The Marriage Majority

Hope for America 2

See the Hope for America Series: 1. The Pro-Life Majority 2. The Marriage Majority 3. The New Springtime of the Faith

After the 2008 election, in which the nation chose the most pro-abortion president, Catholics need to remember where to find “Hope for America.”

Last week we looked at the pro-life initiatives that went down in flames in three states on Nov. 4 and saw hope in America’s pro-life majority, which polls say is still there. This week we turn to marriage, which won big on Nov. 4 — and we want to strike a note of caution.

Why a note of caution?

After all, marriage won everywhere. It won at the presidential level, where both candidates felt the need to support it, and it won in every state where it was on the ballot. Arizona, Florida and California voters all amended their state constitutions to ban same-sex “marriage.” Arkansas voters approved Initiative 1, banning the adoption of children by unmarried couples, including homosexuals.

Furthermore, in California, Proposition 8 was passed with the help of the very African-American voters who came to the polls to support the president-elect. They voted to defend marriage in overwhelming numbers.

But caution is needed because there are two attitudes that kill political movements. Though they look very different, they are actually closely related.

One is wishful thinking. The other is discouragement.

It’s wishful thinking to believe, for instance, that both Barack Obama and John McCain are truly pro-marriage. They are both politicians who took the politically expedient position. Their true positions are in their records. When the federal marriage amendment came to the Senate, both of them voted to kill it without allowing it so much as a debate, let alone a vote. At best, their support for marriage is tepid.

It’s also wishful thinking to believe that the current pro-marriage majorities will last.

Last week we wrote about the emerging pro-life majority. Trends say more and more people are telling pollsters that they believe abortion is wrong. Furthermore, they understand why they oppose it, and their reasons are based on their embrace of the truth.

What about the pro-marriage majority? Is it based on an understanding of marriage? Or is it based on the vague feeling that homosexuality is icky? Can 2008’s pro-marriage voters defend the institution, or can they only fall back on arguments that are reducible simply to prejudice against homosexuals?

If opposition to same-sex “marriage” is based on prejudice, it is destined to fail. We have already seen a decades-long cultural project designed to change people’s attitudes toward same-sex couples. Many TV shows and movies consciously include homosexual couples as minor or major characters so that we can all learn to accept homosexual couples as “normal.” It’s working.

The younger generation, for instance, is solidly in favor of homosexual marriage. Homosexual activists figure they need only bide their time.
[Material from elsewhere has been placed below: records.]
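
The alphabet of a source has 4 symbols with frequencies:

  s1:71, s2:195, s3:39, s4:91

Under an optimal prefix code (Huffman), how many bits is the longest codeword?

Merge the two lowest-weight nodes at each step:
combine s3(39), s1(71) → 110
combine s4(91), 110 → 201
combine s2(195), 201 → 396
Maximum depth reached is 3.

3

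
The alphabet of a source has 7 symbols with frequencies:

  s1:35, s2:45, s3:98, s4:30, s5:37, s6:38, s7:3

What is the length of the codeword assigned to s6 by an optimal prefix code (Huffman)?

3

Build the tree from the bottom:
merge s7(3) and s4(30): 33
merge 33 and s1(35): 68
merge s5(37) and s6(38): 75
merge s2(45) and 68: 113
merge 75 and s3(98): 173
merge 113 and 173: 286
s6's leaf is at depth 3, giving a 3-bit codeword.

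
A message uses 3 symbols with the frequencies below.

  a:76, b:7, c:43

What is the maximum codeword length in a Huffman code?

Merge the two lowest-weight nodes at each step:
merge b(7) and c(43): 50
merge 50 and a(76): 126
The first pair merged (b, c) ends up deepest, at depth 2.

2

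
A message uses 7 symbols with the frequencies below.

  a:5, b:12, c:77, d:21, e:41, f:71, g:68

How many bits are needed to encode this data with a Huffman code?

724

Greedily combine the two least-frequent nodes:
combine a(5), b(12) → 17
combine 17, d(21) → 38
combine 38, e(41) → 79
combine g(68), f(71) → 139
combine c(77), 79 → 156
combine 139, 156 → 295
Total encoded bits = sum of merged weights = 17 + 38 + 79 + 139 + 156 + 295 = 724.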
As more voters who have been taught moral relativism throughout their lives reach voting age, the tide will turn more inexorably in favor of homosexual “marriage.” We even saw in the last election that marriage only barely won among Latino voters — and there are far more of those in our future, too.

It’s simply wishful thinking to believe that the homosexual marriage battle is won. But the other danger is discouragement, which follows swiftly whenever wishful thinking’s bubble is burst. That’s because when our optimism is based on unreality, reality comes as an unwelcome intrusion. And there’s nothing scarier than the thought that reality is against you.

Reality is on the side of marriage. Marriage is the life-giving union of man and woman. It is the basic unit of society on which the whole social structure is built. Marriage accomplishes so much. Parenthood is the glue that bonds each generation to the one that follows it. Men become responsible, restrain their sexual appetites and settle down for their wives. Women lose much when they lose marriage. Divorce is the leading cause of poverty in America, and unwed mothers make up the fastest growing class of poor.

We especially have to guard against discouragement, because the fight for marriage is absolutely crucial to our nation’s future.

Marriage is the everyday responsibility of family life; redefine it to be the romantic rights of sexual partners, and it is only a matter of time before it disappears altogether. Polygamists are asking for marriage worldwide. An incestuous pair in Germany is asking for marriage. Group sex practitioners in America have been featured in national magazines asking for marriage.

If marriage doesn’t mean one man and one woman, it will soon mean anything — and nothing.

Rather than wishful thinking on the one hand or discouragement on the other, our faith gives us hope. Real hope. Just as the truth about abortion is the cause of the pro-life majority, we know that the marriage majority we already have can be deepened and secured by the truth.

The most effective way to introduce people to the truth is to show them what our issues mean in real life. Stories of people who have seen firsthand the considerable dark side of the homosexual lifestyle are powerful antidotes to the make-believe stories of Hollywood.

To address both the right to life and marriage, the Register is launching our “Project Clip and Share” campaign. In each issue, we will provide powerful personal stories that testify to the truth of the pro-family position.

We have also made arrangements for these stories to be translated into Spanish and offered to Latino readers on our own website and in the Spanish-language media. We hope other Church organizations will join us in reaching out to this largely Catholic group of souls — and voters — now.

It is providential that Pope Benedict XVI called his apostolic visit to the United States “Christ Our Hope.” Christ is our hope. And when Christ is your hope, what need you fear?